Paige Welch, Staff Writer |
On Thursday, March 23, Chicana author, activist, and educator Helena Maria Viramontes came to campus as part of the Red Dragon Reading Series, a program that brings a diverse selection of authors to campus every semester. Her outlook on literature was one that she described as “de-colonial.” She aims to rewrite history with the inclusion of Chicanx people, filling in what was left behind after the “amputation” of their spaces.
Viramontes began the reading with a brief introduction, stating that she grew up in a bookless home though she was curious and desperate for knowledge. Her two main sources of inspirations were, first, the set of World Encyclopedias her dad had purchased and displayed in the living room, and secondly, her sister’s Bible, which Viramontes would read in private so as not to get in trouble. But once she got a library card, she realized that every book within the building was potentially hers and that she seemingly had access infinite stories.
During the talk, Viramontes stated, “Of course I would look for information. Of course I would look for some truth.”
Truth-seeking seems to be at the heart of her world, because she does not tell politicized narratives but rather reveals stories about family and human beings living a Chicanx experience in America. This is how she manages to portray the powerful messages that add gritty honesty to her novels.
The first excerpt she read aloud was from her first novel, “Under the Feet of Jesus.” The excerpt compared language to tools, as she explores the tool box that belongs to a man named “Perfecto.”
Viramontes writes: “[He told me] names that gave meaning to the tools. [It was] a box of reason he took pride in.”
This line relates to the brief dialogue she had about language. Language is a tool of understanding that is oftentimes taken for granted by those who grow up speaking English as their first language. When asked how she juggles between English and Spanish in her work, Viramontes mentioned how she was punished for speaking Spanish at public school and therefore, was included within a generation of Chicanxs that could understand their native tongue, but not speak it. She subtly entwines different languages within the text so that the reader is not fully aware that something has changed, combining colonist and colonized into one entity.
The next reading was an excerpt from her second novel, “The Dog Came with Them.” Regarding this work, Viramontes told the audience about her experience of living in East L.A. as her neighborhood began to be “amputated” from the rest of the city. Highways were built around them as if to physically separate their communities from the West. This, combined with the memory of walking through graveyards of different cultures, inspired this novel, which took her 17 years to complete.

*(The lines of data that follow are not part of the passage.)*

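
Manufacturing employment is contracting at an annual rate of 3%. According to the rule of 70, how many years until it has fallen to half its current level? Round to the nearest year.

Falling at 3%, it halves about every 70/3 = 23.33 years.

≈ 23 years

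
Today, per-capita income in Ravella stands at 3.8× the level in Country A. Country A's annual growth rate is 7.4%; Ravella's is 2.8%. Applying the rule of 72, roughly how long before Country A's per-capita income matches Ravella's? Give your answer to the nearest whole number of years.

The growth-rate gap is 7.4% − 2.8% = 4.6 percentage points.
So the ratio between them halves every 72/4.6 ≈ 15.65 years.
A 3.8× gap takes log₂(3.8) ≈ 1.93 halvings to close: 1.93 × 15.65 ≈ 30 years.

roughly 30 years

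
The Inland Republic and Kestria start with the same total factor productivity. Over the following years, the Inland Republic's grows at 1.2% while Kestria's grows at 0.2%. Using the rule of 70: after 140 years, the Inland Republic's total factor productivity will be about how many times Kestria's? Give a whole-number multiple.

approximately 4 times

the Inland Republic pulls ahead at 1 pp per year, so the ratio doubles every 70/1 ≈ 70.00 years.
In 140 years that's 2.00 doublings: 2^2.00 ≈ 4.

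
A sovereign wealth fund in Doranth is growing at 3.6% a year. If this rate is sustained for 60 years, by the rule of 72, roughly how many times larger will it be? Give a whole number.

At 3.6% one doubling takes ≈ 20.00 years; 60 years is 3 of them, so ×8.

8 times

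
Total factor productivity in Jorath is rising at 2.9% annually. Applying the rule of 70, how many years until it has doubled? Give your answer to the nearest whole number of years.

about 24 years

At 2.9%, doubling takes about 70/2.9 = 24.14 years.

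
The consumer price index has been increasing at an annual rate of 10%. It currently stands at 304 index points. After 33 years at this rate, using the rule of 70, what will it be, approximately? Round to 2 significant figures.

Doubling time ≈ 70/10 = 7.00 years.
33 years is 33/7.00 ≈ 4.71 doublings, a factor of 2^4.71 ≈ 26.17.
304 × 26.17 ≈ 8000 index points.

≈ 8000 index points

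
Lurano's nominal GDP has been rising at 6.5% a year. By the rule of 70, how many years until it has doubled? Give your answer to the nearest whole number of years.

At 6.5%, doubling takes about 70/6.5 = 10.77 years.

about 11 years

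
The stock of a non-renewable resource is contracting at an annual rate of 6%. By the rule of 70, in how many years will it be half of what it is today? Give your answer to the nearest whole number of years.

Falling at 6%, it halves about every 70/6 = 11.67 years.

roughly 12 years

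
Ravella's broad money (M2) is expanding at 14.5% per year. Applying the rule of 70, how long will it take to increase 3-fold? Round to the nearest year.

around 8 years

At 14.5% it doubles every 70/14.5 ≈ 4.83 years.
3× is log₂ 3 ≈ 1.58 doublings, so ≈ 1.58 × 4.83 = 8 years.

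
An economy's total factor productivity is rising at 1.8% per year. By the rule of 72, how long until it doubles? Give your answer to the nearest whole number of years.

At 1.8%, doubling takes about 72/1.8 = 40.00 years.

≈ 40 years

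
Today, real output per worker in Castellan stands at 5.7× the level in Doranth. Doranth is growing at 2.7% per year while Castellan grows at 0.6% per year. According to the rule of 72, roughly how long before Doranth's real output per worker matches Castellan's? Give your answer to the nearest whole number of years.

about 86 years

What matters is the difference: 2.1 pp.
Rule of 72 on the gap: the ratio halves every 72/2.1 ≈ 34.29 years.
A 5.7× gap takes log₂(5.7) ≈ 2.51 halvings to close: 2.51 × 34.29 ≈ 86 years.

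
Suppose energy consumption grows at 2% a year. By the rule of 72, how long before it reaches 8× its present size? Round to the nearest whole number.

One doubling takes 72/2 = 36.00 years.
Getting to 8× needs 3 doublings: 3 × 36.00 ≈ 108 years.

108 years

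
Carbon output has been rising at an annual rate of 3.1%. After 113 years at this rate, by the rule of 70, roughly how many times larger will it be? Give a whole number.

approximately 32 times

Doubling time ≈ 70/3.1 = 22.58 years.
113/22.58 ≈ 5 doublings, so about 2^5 = 32×.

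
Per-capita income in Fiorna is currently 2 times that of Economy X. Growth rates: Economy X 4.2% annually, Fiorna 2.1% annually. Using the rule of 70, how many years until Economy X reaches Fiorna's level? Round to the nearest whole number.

around 33 years

The growth-rate gap is 4.2% − 2.1% = 2.1 percentage points.
So the ratio between them halves every 70/2.1 ≈ 33.33 years.
A 2 times gap closes after 1 halving: 1 × 33.33 ≈ 33 years.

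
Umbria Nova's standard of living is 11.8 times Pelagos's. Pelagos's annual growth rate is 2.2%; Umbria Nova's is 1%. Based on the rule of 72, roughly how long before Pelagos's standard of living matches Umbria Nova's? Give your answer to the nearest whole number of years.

The growth-rate gap is 2.2% − 1% = 1.2 percentage points.
So the ratio between them halves every 72/1.2 ≈ 60.00 years.
An 11.8 times gap takes log₂(11.8) ≈ 3.56 halvings to close: 3.56 × 60.00 ≈ 214 years.

≈ 214 years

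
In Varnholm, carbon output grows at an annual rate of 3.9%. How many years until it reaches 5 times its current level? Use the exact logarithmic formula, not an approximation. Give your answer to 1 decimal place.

42.1 years

t = ln(5) / ln(1 + 0.039) = 1.6094 / 0.038259 ≈ 42.07.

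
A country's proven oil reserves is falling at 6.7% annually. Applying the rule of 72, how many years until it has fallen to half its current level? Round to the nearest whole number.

about 11 years

The rule works in reverse for decay: 72/6.7 ≈ 10.75 years to halve.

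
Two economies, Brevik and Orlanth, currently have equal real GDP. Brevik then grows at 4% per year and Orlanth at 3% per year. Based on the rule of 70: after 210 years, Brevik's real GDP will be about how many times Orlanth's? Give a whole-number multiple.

approximately 8 times

Rate gap = 4% − 3% = 1 point.
The ratio doubles every 70/1 ≈ 70.00 years.
210/70.00 ≈ 3.00 doublings → ratio ≈ 2^3.00 ≈ 8.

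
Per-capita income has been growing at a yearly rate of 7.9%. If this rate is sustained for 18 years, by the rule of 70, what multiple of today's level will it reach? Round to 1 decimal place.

Doubling time ≈ 70/7.9 = 8.86 years.
18 years / 8.86 ≈ 2.03 doublings → factor 2^2.03 ≈ 4.1.

4.1 times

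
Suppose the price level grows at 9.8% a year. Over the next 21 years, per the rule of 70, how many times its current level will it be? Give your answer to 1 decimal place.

≈ 7.7 times

Doubling time ≈ 70/9.8 = 7.14 years.
21 years / 7.14 ≈ 2.94 doublings → factor 2^2.94 ≈ 7.7.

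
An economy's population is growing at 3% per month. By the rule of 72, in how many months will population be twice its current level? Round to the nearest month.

around 24 months

72/3 ≈ 24.00, so it doubles roughly every 24 months.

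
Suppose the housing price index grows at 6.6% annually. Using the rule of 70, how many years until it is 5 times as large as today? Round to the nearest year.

At 6.6% it doubles every 70/6.6 ≈ 10.61 years.
Reaching 5× takes log₂(5) ≈ 2.32 doublings.
2.32 × 10.61 ≈ 25 years.

about 25 years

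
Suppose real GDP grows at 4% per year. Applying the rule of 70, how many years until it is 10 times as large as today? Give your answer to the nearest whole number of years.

≈ 58 years

At 4% it doubles every 70/4 ≈ 17.50 years.
Reaching 10× takes log₂(10) ≈ 3.32 doublings.
3.32 × 17.50 ≈ 58 years.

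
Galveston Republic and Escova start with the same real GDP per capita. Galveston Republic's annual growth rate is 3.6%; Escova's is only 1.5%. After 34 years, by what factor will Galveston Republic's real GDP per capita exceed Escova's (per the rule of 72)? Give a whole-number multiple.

roughly 2 times

Galveston Republic pulls ahead at 2.1 pp per year, so the ratio doubles every 72/2.1 ≈ 34.29 years.
In 34 years that's 0.99 doublings: 2^0.99 ≈ 2.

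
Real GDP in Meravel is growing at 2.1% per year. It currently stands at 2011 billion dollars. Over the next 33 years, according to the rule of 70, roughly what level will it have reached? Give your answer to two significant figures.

around 4000 billion dollars

Doubling time ≈ 70/2.1 = 33.33 years.
33 years is 33/33.33 ≈ 0.99 doublings, a factor of 2^0.99 ≈ 1.99.
2011 × 1.99 ≈ 4000 billion dollars.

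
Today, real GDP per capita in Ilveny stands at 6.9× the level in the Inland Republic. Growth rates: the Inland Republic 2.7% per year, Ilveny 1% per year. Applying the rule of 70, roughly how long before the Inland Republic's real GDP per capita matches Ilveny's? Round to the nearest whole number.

The growth-rate gap is 2.7% − 1% = 1.7 percentage points.
So the ratio between them halves every 70/1.7 ≈ 41.18 years.
A 6.9× gap takes log₂(6.9) ≈ 2.79 halvings to close: 2.79 × 41.18 ≈ 115 years.

approximately 115 years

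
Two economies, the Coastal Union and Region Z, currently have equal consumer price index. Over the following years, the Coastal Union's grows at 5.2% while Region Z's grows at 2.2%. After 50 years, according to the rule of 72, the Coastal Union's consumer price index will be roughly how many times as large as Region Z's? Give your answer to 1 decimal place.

roughly 4.2 times

Rate gap = 5.2% − 2.2% = 3 points.
The ratio doubles every 72/3 ≈ 24.00 years.
50/24.00 ≈ 2.08 doublings → ratio ≈ 2^2.08 ≈ 4.2.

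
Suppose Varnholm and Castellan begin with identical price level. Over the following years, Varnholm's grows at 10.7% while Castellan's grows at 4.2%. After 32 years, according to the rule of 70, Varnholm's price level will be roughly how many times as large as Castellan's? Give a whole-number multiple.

8 times

Only the 6.5-point difference matters.
70/6.5 ≈ 10.77 years per doubling of the ratio; 32 years gives 2.97 doublings, so ≈ 8×.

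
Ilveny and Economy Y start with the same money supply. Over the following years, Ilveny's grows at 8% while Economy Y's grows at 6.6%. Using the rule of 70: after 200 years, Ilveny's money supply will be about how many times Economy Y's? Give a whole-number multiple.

Ilveny pulls ahead at 1.4 pp per year, so the ratio doubles every 70/1.4 ≈ 50.00 years.
In 200 years that's 4.00 doublings: 2^4.00 ≈ 16.

around 16 times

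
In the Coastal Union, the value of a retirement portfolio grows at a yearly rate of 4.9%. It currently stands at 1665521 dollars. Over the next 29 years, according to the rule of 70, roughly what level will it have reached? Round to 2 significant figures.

Doubling time ≈ 70/4.9 = 14.29 years.
29 years is 29/14.29 ≈ 2.03 doublings, a factor of 2^2.03 ≈ 4.08.
1665521 × 4.08 ≈ 6800000 dollars.

approximately 6800000 dollars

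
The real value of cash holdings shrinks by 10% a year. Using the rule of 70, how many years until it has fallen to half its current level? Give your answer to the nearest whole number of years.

Halving time ≈ 70 / 10 = 7.00 → 7 years.

roughly 7 years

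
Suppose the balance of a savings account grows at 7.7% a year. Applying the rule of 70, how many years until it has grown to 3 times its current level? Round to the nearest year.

approximately 14 years

Doubling time ≈ 70/7.7 = 9.09 years.
Reaching 3× takes log₂(3) ≈ 1.58 doublings.
1.58 × 9.09 ≈ 14 years.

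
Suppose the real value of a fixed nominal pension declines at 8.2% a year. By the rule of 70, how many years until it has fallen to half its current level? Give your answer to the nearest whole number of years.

approximately 9 years

Falling at 8.2%, it halves about every 70/8.2 = 8.54 years.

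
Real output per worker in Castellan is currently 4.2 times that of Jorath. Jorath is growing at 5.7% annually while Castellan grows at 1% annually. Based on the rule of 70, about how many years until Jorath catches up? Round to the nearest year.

Jorath gains on Castellan at 5.7% − 1% = 4.7 points a year.
At that relative rate the gap halves every 70/4.7 ≈ 14.89 years.
A 4.2 times gap takes log₂(4.2) ≈ 2.07 halvings to close: 2.07 × 14.89 ≈ 31 years.

around 31 years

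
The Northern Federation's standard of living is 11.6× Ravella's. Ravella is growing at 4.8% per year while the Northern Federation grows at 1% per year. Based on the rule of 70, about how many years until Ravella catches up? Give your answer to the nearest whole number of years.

approximately 65 years

Ravella gains on the Northern Federation at 4.8% − 1% = 3.8 points a year.
At that relative rate the gap halves every 70/3.8 ≈ 18.42 years.
An 11.6× gap takes log₂(11.6) ≈ 3.54 halvings to close: 3.54 × 18.42 ≈ 65 years.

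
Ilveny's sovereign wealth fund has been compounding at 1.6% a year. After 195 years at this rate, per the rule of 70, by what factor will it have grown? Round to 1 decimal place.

around 22.0 times

Doubles every ≈ 43.75 years (70/1.6).
195 years is 4.46 doublings; 2^4.46 ≈ 22.0×.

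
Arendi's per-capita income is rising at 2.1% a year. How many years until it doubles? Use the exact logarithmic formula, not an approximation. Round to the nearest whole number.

33 years

t = ln(2) / ln(1 + 0.021) = 0.6931 / 0.020783 ≈ 33.35.
≈ 33 years.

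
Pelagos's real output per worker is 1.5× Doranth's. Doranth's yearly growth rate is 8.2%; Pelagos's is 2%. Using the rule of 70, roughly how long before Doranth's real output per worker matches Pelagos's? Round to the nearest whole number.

roughly 7 years

Doranth gains on Pelagos at 8.2% − 2% = 6.2 points a year.
At that relative rate the gap halves every 70/6.2 ≈ 11.29 years.
A 1.5× gap takes log₂(1.5) ≈ 0.58 halvings to close: 0.58 × 11.29 ≈ 7 years.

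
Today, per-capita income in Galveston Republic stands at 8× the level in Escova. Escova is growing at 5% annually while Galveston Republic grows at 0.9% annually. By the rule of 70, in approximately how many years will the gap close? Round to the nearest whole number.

51 years

Escova gains on Galveston Republic at 5% − 0.9% = 4.1 points a year.
At that relative rate the gap halves every 70/4.1 ≈ 17.07 years.
An 8× gap closes after 3 halvings: 3 × 17.07 ≈ 51 years.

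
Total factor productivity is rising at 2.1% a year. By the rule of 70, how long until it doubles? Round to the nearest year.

roughly 33 years

At 2.1%, doubling takes about 70/2.1 = 33.33 years.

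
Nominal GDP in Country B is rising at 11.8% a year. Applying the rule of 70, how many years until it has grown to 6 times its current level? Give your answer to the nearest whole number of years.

≈ 15 years

At 11.8% it doubles every 70/11.8 ≈ 5.93 years.
6× is log₂ 6 ≈ 2.58 doublings, so ≈ 2.58 × 5.93 = 15 years.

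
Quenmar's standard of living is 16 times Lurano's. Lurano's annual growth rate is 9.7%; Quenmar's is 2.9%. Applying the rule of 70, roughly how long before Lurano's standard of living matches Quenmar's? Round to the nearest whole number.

What matters is the difference: 6.8 pp.
Rule of 70 on the gap: the ratio halves every 70/6.8 ≈ 10.29 years.
A 16 times gap closes after 4 halvings: 4 × 10.29 ≈ 41 years.

about 41 years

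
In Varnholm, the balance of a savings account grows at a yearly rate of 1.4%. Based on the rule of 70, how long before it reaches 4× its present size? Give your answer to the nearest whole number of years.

approximately 100 years

Doubling time ≈ 70/1.4 = 50.00 years.
4× is 2 doublings, so 2 × 50.00 ≈ 100 years.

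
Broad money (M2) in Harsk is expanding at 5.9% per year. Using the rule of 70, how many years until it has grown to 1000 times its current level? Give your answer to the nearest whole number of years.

One doubling takes 70/5.9 = 11.86 years.
1000× is log₂ 1000 ≈ 9.97 doublings, so ≈ 9.97 × 11.86 = 118 years.

≈ 118 years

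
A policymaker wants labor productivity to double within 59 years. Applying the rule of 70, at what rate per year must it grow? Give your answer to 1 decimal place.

70 / 59 ≈ 1.19, so about 1.2% per year.

around 1.2% per year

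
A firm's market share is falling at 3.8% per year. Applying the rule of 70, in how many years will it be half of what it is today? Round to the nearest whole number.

approximately 18 years

The rule works in reverse for decay: 70/3.8 ≈ 18.42 years to halve.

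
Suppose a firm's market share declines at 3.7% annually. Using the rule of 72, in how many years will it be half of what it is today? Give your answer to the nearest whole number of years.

≈ 19 years

The rule works in reverse for decay: 72/3.7 ≈ 19.46 years to halve.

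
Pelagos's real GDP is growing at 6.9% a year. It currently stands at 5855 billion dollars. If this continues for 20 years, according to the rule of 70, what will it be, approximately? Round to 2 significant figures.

Doubling time ≈ 70/6.9 = 10.14 years.
20 years is 20/10.14 ≈ 1.97 doublings, a factor of 2^1.97 ≈ 3.92.
5855 × 3.92 ≈ 23000 billion dollars.

about 23000 billion dollars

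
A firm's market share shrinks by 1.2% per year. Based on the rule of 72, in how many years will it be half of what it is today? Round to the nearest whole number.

approximately 60 years

Falling at 1.2%, it halves about every 72/1.2 = 60.00 years.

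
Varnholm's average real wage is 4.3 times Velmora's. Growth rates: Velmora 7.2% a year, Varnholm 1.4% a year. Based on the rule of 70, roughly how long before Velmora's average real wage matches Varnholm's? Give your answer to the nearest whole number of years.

The growth-rate gap is 7.2% − 1.4% = 5.8 percentage points.
So the ratio between them halves every 70/5.8 ≈ 12.07 years.
A 4.3 times gap takes log₂(4.3) ≈ 2.10 halvings to close: 2.10 × 12.07 ≈ 25 years.

around 25 years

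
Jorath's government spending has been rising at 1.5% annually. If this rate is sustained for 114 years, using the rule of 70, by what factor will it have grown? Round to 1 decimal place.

Doubles every ≈ 46.67 years (70/1.5).
114 years is 2.44 doublings; 2^2.44 ≈ 5.4×.

around 5.4 times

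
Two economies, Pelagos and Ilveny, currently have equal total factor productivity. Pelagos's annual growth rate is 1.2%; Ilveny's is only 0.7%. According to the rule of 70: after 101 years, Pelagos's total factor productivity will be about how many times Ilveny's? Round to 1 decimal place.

approximately 1.6 times

Rate gap = 1.2% − 0.7% = 0.5 points.
The ratio doubles every 70/0.5 ≈ 140.00 years.
101/140.00 ≈ 0.72 doublings → ratio ≈ 2^0.72 ≈ 1.6.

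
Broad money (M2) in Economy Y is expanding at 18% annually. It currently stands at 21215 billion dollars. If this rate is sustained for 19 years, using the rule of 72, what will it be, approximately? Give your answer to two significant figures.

approximately 570000 billion dollars

It doubles every 72/18 ≈ 4.00 years, so 19 years is 4.75 doublings.
2^4.75 ≈ 26.91; 21215 × 26.91 ≈ 570000 billion dollars.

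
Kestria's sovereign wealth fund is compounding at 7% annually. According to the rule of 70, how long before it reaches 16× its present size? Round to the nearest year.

Doubling time ≈ 70/7 = 10.00 years.
Getting to 16× needs 4 doublings: 4 × 10.00 ≈ 40 years.

around 40 years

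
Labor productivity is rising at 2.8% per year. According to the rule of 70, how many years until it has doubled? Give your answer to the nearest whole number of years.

At 2.8%, doubling takes about 70/2.8 = 25.00 years.

approximately 25 years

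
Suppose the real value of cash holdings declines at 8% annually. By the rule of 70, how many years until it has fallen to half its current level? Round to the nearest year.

Falling at 8%, it halves about every 70/8 = 8.75 years.

approximately 9 years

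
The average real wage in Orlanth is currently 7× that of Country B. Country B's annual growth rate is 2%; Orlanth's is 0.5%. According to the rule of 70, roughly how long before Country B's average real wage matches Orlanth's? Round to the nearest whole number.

What matters is the difference: 1.5 pp.
Rule of 70 on the gap: the ratio halves every 70/1.5 ≈ 46.67 years.
A 7× gap takes log₂(7) ≈ 2.81 halvings to close: 2.81 × 46.67 ≈ 131 years.

about 131 years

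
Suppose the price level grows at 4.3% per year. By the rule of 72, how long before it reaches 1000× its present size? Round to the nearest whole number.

At 4.3% it doubles every 72/4.3 ≈ 16.74 years.
1000× is log₂ 1000 ≈ 9.97 doublings, so ≈ 9.97 × 16.74 = 167 years.

around 167 years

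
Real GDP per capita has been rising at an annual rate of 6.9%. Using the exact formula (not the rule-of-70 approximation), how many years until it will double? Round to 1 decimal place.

t = ln(2) / ln(1 + 0.069) = 0.6931 / 0.066724 ≈ 10.39.

10.4 years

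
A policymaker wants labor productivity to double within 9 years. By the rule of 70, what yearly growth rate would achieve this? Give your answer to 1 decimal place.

≈ 7.8%

70 / 9 ≈ 7.78, so about 7.8% per year.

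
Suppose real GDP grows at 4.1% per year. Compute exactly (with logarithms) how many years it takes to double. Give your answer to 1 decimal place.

t = ln(2) / ln(1 + 0.041) = 0.6931 / 0.040182 ≈ 17.25.

17.3 years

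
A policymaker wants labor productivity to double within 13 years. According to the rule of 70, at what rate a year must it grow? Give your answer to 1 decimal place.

70 / 13 ≈ 5.38, so about 5.4% a year.

5.4% a year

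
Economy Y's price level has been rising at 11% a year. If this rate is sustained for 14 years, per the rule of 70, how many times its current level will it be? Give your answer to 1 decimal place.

Doubles every ≈ 6.36 years (70/11).
14 years is 2.20 doublings; 2^2.20 ≈ 4.6×.

roughly 4.6 times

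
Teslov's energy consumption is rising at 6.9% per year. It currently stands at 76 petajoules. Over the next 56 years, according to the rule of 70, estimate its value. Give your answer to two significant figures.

about 3500 petajoules

Doubling time ≈ 70/6.9 = 10.14 years.
56 years is 56/10.14 ≈ 5.52 doublings, a factor of 2^5.52 ≈ 45.89.
76 × 45.89 ≈ 3500 petajoules.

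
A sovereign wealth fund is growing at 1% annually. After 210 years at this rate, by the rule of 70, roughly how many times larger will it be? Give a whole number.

At 1% one doubling takes ≈ 70.00 years; 210 years is 3 of them, so ×8.

about 8 times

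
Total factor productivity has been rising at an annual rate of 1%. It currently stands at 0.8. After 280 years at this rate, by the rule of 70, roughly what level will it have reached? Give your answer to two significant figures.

approximately 13

Doubling time ≈ 70/1 = 70.00 years.
280 years is 280/70.00 ≈ 4.00 doublings, a factor of 2^4.00 ≈ 16.00.
0.8 × 16.00 ≈ 13.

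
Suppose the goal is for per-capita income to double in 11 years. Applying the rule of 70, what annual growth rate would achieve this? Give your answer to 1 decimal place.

roughly 6.4%

70 / 11 ≈ 6.36, so about 6.4% annually.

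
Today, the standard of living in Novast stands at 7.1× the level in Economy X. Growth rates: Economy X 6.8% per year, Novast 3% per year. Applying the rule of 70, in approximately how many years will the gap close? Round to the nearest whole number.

roughly 52 years

The growth-rate gap is 6.8% − 3% = 3.8 percentage points.
So the ratio between them halves every 70/3.8 ≈ 18.42 years.
A 7.1× gap takes log₂(7.1) ≈ 2.83 halvings to close: 2.83 × 18.42 ≈ 52 years.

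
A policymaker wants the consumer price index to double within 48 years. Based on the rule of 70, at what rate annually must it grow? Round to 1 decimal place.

1.5%

70 / 48 ≈ 1.46, so about 1.5% annually.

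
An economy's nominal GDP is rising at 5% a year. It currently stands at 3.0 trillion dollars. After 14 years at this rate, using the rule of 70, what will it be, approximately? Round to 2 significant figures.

6.0 trillion dollars

Doubling time ≈ 70/5 = 14.00 years.
14 years is 14/14.00 ≈ 1.00 doublings, a factor of 2^1.00 ≈ 2.00.
3.0 × 2.00 ≈ 6.0 trillion dollars.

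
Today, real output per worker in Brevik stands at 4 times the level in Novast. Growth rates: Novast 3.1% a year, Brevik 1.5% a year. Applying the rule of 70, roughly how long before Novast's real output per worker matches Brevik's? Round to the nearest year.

The growth-rate gap is 3.1% − 1.5% = 1.6 percentage points.
So the ratio between them halves every 70/1.6 ≈ 43.75 years.
A 4 times gap closes after 2 halvings: 2 × 43.75 ≈ 88 years.

roughly 88 years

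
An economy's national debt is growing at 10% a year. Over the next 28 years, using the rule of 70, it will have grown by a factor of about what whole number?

At 10% one doubling takes ≈ 7.00 years; 28 years is 4 of them, so ×16.

16 times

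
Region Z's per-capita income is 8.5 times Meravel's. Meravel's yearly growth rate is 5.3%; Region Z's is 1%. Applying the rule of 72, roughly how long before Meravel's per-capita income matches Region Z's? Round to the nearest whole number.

Meravel gains on Region Z at 5.3% − 1% = 4.3 points a year.
At that relative rate the gap halves every 72/4.3 ≈ 16.74 years.
An 8.5 times gap takes log₂(8.5) ≈ 3.09 halvings to close: 3.09 × 16.74 ≈ 52 years.

≈ 52 years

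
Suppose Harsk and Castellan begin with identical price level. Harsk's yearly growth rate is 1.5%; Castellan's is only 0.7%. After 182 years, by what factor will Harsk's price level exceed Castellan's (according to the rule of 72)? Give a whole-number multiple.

4 times

Only the 0.8-point difference matters.
72/0.8 ≈ 90.00 years per doubling of the ratio; 182 years gives 2.02 doublings, so ≈ 4×.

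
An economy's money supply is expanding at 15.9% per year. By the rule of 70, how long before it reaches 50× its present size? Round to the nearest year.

Doubling time ≈ 70/15.9 = 4.40 years.
50× is log₂ 50 ≈ 5.64 doublings, so ≈ 5.64 × 4.40 = 25 years.

roughly 25 years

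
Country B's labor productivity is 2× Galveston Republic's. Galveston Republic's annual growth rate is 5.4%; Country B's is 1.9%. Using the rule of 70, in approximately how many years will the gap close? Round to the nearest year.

approximately 20 years

What matters is the difference: 3.5 pp.
Rule of 70 on the gap: the ratio halves every 70/3.5 ≈ 20.00 years.
A 2× gap closes after 1 halving: 1 × 20.00 ≈ 20 years.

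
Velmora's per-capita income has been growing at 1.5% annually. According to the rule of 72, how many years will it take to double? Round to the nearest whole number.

about 48 years

At 1.5%, doubling takes about 72/1.5 = 48.00 years.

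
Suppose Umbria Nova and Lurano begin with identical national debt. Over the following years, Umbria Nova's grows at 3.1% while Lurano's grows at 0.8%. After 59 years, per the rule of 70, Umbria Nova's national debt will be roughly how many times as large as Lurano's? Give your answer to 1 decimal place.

Umbria Nova pulls ahead at 2.3 pp per year, so the ratio doubles every 70/2.3 ≈ 30.43 years.
In 59 years that's 1.94 doublings: 2^1.94 ≈ 3.8.

around 3.8 times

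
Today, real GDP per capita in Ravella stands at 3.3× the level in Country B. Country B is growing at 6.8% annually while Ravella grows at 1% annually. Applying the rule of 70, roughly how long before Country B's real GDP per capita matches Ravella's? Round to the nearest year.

What matters is the difference: 5.8 pp.
Rule of 70 on the gap: the ratio halves every 70/5.8 ≈ 12.07 years.
A 3.3× gap takes log₂(3.3) ≈ 1.72 halvings to close: 1.72 × 12.07 ≈ 21 years.

around 21 years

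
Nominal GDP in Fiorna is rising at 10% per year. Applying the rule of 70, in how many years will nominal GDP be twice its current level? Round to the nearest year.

Doubling time ≈ 70 / 10 = 7.00 years.

approximately 7 years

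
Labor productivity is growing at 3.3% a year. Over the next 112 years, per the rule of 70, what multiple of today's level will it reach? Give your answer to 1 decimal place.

Doubles every ≈ 21.21 years (70/3.3).
112 years is 5.28 doublings; 2^5.28 ≈ 38.9×.

≈ 38.9 times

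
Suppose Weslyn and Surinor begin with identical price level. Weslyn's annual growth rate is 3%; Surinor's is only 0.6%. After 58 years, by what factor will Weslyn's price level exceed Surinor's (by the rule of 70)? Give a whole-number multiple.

Only the 2.4-point difference matters.
70/2.4 ≈ 29.17 years per doubling of the ratio; 58 years gives 1.99 doublings, so ≈ 4×.

4 times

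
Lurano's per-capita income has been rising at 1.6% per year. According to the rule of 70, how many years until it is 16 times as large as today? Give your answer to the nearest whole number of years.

175 years

Doubling time ≈ 70/1.6 = 43.75 years.
16 = 2^4, so 4 doublings → 175 years.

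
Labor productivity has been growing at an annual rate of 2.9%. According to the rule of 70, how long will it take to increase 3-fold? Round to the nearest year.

One doubling takes 70/2.9 = 24.14 years.
3× is log₂ 3 ≈ 1.58 doublings, so ≈ 1.58 × 24.14 = 38 years.

about 38 years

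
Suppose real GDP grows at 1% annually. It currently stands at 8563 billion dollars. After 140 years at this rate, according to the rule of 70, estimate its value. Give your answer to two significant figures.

It doubles every 70/1 ≈ 70.00 years, so 140 years is 2.00 doublings.
2^2.00 ≈ 4.00; 8563 × 4.00 ≈ 34000 billion dollars.

around 34000 billion dollars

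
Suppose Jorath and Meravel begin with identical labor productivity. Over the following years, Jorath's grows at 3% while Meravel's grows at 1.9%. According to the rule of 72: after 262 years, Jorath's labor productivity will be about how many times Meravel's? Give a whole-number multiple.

approximately 16 times

Only the 1.1-point difference matters.
72/1.1 ≈ 65.45 years per doubling of the ratio; 262 years gives 4.00 doublings, so ≈ 16×.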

The last reading was from her third novel, “Graveyard Boys,” which she is still in the process of writing. This particular story was inspired by the names of the Mexican and other Chicanx soldiers that served in World War II and were never acknowledged in memoriam.
About this, she said, “I think about reinserting them into history.”
Each section of the novel explores a different conflict and has in-depth descriptions of the migrations people must take during their lives.
Viramontes says that she could never write just one story, especially since she grew up in such a large family. She wondered how it is possible for one story to be told in all of the classic Western literature when so many people were alive at the same time. Her work, though emotionally draining and painful to visit, aims to tell an alternative narrative of those that have been physically and socially isolated throughout history.